Such devices are not science fiction: The Philips Clevercast, used for converting data broadcast from satellites, works on a similar principle. So, for that matter, does DirecTV, which lets a TV set built to receive UHF and VHF signals pick up broadcasts made in the SHF band. But if you want to bring down the price of the converter, you'll need a highly integrated device without a high parts cost, and to get companies to invest in developing such a machine, you'll need a regulatory regime that will allow the product to be put to the use for which it was devised. In the pithy words of Bennett Kobb, author of the widely used SpectrumGuide: Radio Frequency Allocations in the United States, "Manufacturers will make just about any gizmo if they see a mass market." Until then, Kobb notes, "We're using a 60-year-old technology with FM, and it's creating an artificial scarcity, when we could accommodate for all practical purposes an unlimited class of stations."
The FCC hopes to come to a decision about the micro radio proposal later this year. The NAB and the state broadcasting associations have begun a concentrated lobbying effort to stop it--although there have been some defectors from the fold. On March 3, Radio World shocked its readers by editorializing on behalf of the Kennard plan. "Some broadcast supporters," it wrote, "including friends of the NAB on Capitol Hill, argue that new competition will damage the economic prospects of license-holders. Indeed it could, if existing stations don't serve their audiences well. But it's not the job of Congress to protect the economic interests of a certain group of existing broadcasters."
Even as Tauzin pushes Congress to stop the smallest steps toward opening the airwaves, other congressmen--Democrats, mostly--have supported Kennard's proposal. David Bonior (D-Mich.) and 27 other representatives recently sent the FCC a letter endorsing a micro radio service. Several city councils have passed pro-micro-radio resolutions, from towns as small as Salida, Colorado, to cities as big as Detroit. The Michigan legislature, too, has issued a call to start licensing low-power stations.
Perhaps the FCC will listen to these voices. If it doesn't, of course, the unlicensed stations will persist. And no matter what, the DARS broadcasters will soon be active, radically changing the economic face of radio.
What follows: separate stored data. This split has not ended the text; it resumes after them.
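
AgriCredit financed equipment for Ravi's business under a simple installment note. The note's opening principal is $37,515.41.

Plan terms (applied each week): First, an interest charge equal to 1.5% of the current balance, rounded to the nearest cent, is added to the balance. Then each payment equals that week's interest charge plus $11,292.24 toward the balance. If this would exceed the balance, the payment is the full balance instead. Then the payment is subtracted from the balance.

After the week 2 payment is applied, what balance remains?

$14,930.93

Week 1: $37,515.41 +$562.73 interest = $38,078.14; pay $11,854.97 → $26,223.17
Week 2: $26,223.17 +$393.35 interest = $26,616.52; pay $11,685.59 → $14,930.93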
"By adopting a licensed, advertiser-supported, limited-channel broadcasting system," the social theorist Ithiel de Sola Pool wrote in his 1983 book Technologies of Freedom, "America has penalized itself for half a century. It has undermined its tradition of free communication, and it has limited broadcasting to mass provision of the few most popular formats of entertainment." We may be--just maybe--on the edge of something better.